Regression coefficients for top kerf width, kerf angle and surface roughness.
TKW: top kerf width; KA: kerf angle; SR: surface roughness.
After analysing the contribution of all individual and interaction parameters, the non-significant parameters were removed from regression equation. Table 8 gives the values for coefficients in regression equation.
Modified regression coefficients for top kerf width, kerf angle and surface roughness.
TKW: top kerf width; KA: kerf angle; SR: surface roughness.
Confirmation tests
In order to verify the results based on experimental design, the experimental confirmation test was carried out. Table 9 presents the experimental condition for confirmation test. Table 10 indicates the confirmation experimental test results for kerf characteristics. From the confirmation test results, it is observed that the error was less than 5% between the experimentally obtained values and the predicted values by regression model.
Experimental condition for confirmation test.
Confirmation test results.
Conclusion
A study of AWJ cutting of Al7075–TiC and B4C composites has been carried out by experimental investigation.
The machined surfaces were studied by SEM. The ploughing marks were observed when the water jet pressure was at low level.

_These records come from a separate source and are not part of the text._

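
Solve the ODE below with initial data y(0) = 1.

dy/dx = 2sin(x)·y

General solution: y = Ce^(-2cos(x))
Applying IC y(0) = 1:
Particular solution: y = e^(2(1-cos(x)))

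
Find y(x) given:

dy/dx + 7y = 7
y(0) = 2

General solution: y = 1 + Ce^(-7x)
Applying y(0) = 2: C = 2 - 1 = 1
Particular solution: y = 1 + e^(-7x)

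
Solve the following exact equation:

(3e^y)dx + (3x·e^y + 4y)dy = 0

Verify exactness: ∂M/∂y = ∂N/∂x ✓
Find F(x,y) such that ∂F/∂x = M, ∂F/∂y = N
Solution: 3x·e^y + 2y² = C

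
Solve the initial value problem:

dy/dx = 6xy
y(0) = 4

General solution: y = Ce^(3x²)
Applying IC y(0) = 4:
Particular solution: y = 4e^(3x²)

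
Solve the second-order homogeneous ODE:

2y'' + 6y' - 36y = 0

Characteristic equation: 2r² + 6r - 36 = 0
Divide by 2: r² + 3r - 18 = 0
Roots: r = 3, -6 (distinct real)
General solution: y = C₁e^(3x) + C₂e^(-6x)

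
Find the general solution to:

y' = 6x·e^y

Separating variables and integrating:
-e^(-y) = 3x² + C

General solution: y = -ln(C - 3x²)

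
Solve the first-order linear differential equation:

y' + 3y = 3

Using integrating factor method:

General solution: y = 1 + Ce^(-3x)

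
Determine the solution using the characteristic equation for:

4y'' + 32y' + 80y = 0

Characteristic equation: 4r² + 32r + 80 = 0
Divide by 4: r² + 8r + 20 = 0
Roots: r = -4 ± 2i (complex conjugates)
General solution: y = e^(-4x)(C₁cos(2x) + C₂sin(2x))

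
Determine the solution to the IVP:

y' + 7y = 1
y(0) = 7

General solution: y = 1/7 + Ce^(-7x)
Applying y(0) = 7: C = 7 - 1/7 = 48/7
Particular solution: y = 1/7 + (48/7)e^(-7x)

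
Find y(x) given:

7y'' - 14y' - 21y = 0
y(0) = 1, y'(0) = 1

General solution: y = C₁e^(3x) + C₂e^(-x)
Applying ICs: C₁ = 1/2, C₂ = 1/2
Particular solution: y = (1/2)e^(3x) + (1/2)e^(-x)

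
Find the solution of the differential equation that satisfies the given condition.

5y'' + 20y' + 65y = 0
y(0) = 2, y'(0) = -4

General solution: y = e^(-2x)(C₁cos(3x) + C₂sin(3x))
Complex roots r = -2 ± 3i
Applying ICs: C₁ = 2, C₂ = 0
Particular solution: y = e^(-2x)(2cos(3x))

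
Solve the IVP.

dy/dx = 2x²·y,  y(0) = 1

General solution: y = Ce^(2x³/3)
Applying IC y(0) = 1:
Particular solution: y = e^(2x³/3)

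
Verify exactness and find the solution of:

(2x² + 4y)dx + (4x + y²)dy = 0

Verify exactness: ∂M/∂y = ∂N/∂x ✓
Find F(x,y) such that ∂F/∂x = M, ∂F/∂y = N
Solution: 2x³/3 + 4xy + y³/3 = C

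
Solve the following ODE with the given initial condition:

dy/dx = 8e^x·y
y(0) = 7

General solution: y = Ce^(8e^x)
Applying IC y(0) = 7:
Particular solution: y = 7e^(8(e^x - 1))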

Based on the ANOVA, this study reveals that AWJM parameters such as water jet pressure, jet traverse speed and standoff distance have direct effect on kerf characteristics such as top kerf width, KA and surface finish.
When the jet traverse speed increases, the top kerf width and surface roughness decrease whereas KA increases.
This study suggests that the higher level of water jet pressure should be preferred for better surface finish and minimum KA.
To get the small top kerf width, water jet pressure should be maintained at a minimum level.
Less standoff distance is also to be maintained for getting small top kerf width and KA and good surface finish.
Cutting at a low traverse speed is, therefore, preferred for small KAs.
Surface roughness increased with traverse speed because higher speeds hinder the complete machining of kerf wall.
A mathematical model between the parameters of P, S and D was developed by regression analysis for the purpose of predicting surface roughness.
By confirmation test, it is proved that the errors between the predicted and obtained values are less than 5%.
Recommendation for future study
The influence of particle size variation in hybrid MMCs could be analysed by varying the size of reinforcement particles.
Depth of penetration in Hybrid MMCs may be analysed.
Footnotes
Acknowledgements
The authors are very much thankful to The Kongu Vellalar Institute of Technology Trust for their support to carry out research.
Declaration of conflicting interests
The author(s) declared no potential conflicts of interest with respect to the research, authorship and/or publication of this article.
Funding
The author(s) received no financial support for the research, authorship and/or publication of this article.